Lasmawan (2010:296) menyatakan bahwa “model pembelajaran cooperative learning adalah salah satu model pembelajaran yang menempatkan siswa sebagai subjek pembelajaran. Sedangkan Ibrahim (2001) menyatakan bahwa model pembelajaran kooperatif dikembangkan untuk mencapai tiga macam tujuan pembelajaran, yaitu: hasil belajar akademik; penerimaan terhadap keragaman; dan pengembangan terhadap keterampilan sosial. Pembelajaran  kooperatif dalam tujuan untuk mencapai hasil belajar akademik, dapat meningkatkan kinerja siswa dalam tugas-tugas akademik.
Di dalam kelas kooperatif siswa belajar bersama dalam kelompok-kelompok kecil yang terdiri dari 4-5 orang siswa yang sederajat tetapi heterogen, kemampuan, jenis kelamin, suku/ras, dan satu sama lain saling membantu. Tujuan dibentuknya kelompok tersebut adalah untuk memberikan kesempatan pada semua siswa untuk dapat terlibat secara aktif dalam proses berpikir dan kegiatan belajar. Selama bekerja dalam kelompok, tugas anggota kelompok adalah mencapai ketuntasan materi yang disajikan oleh guru, dan saling membantu teman sekelompoknya untuk mencapai ketuntasan belajar (Trianto, 2007: 41).
Roger dan david Jhonson (dalam Lie, 2007:31) menyatakan bahwa”tidak semua kerja kelompok bisa dianggap pembelajaran kooperatif. Untuk mencapai hasil yang maksimal, lima unsure model pembelajaran kooperatif harus diterapkan yaitu: (1) saling ketergantungan positif, (2) tanggungjawab perseorangan, (3) tatap muka, (4) komunikasi antar kelompok, (5) evaluasi proses kelompok”.
Pengalaman sosial seseorang akan tumbuh melalui percakapan-percakapan bermakna yang dilakukannya dengan teman sebaya.
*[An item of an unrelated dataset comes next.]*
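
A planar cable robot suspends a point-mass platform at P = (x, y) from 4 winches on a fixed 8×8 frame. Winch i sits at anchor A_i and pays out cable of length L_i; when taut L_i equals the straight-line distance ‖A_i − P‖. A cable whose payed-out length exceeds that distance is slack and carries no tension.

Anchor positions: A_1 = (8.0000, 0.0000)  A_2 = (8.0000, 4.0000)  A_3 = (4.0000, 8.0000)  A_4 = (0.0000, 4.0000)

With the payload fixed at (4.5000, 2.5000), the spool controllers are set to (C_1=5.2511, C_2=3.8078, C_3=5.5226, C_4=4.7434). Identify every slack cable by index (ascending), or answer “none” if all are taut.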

Hal ini berarti model pembelajaran kooperatif merupakan suatu teori pembelajaran yang bertitik tolak pada penerapan keterampilan-keterampilan sosial yang ada. Sehingga memungkinkan siswa untuk mencapai tujuan secara bersama-sama, karena dalam diri siswa terdapat asumsi bahwa tujuan pembelajaran tidak akan tercapai bila siswa lain belum mencapai tujuan tersebut.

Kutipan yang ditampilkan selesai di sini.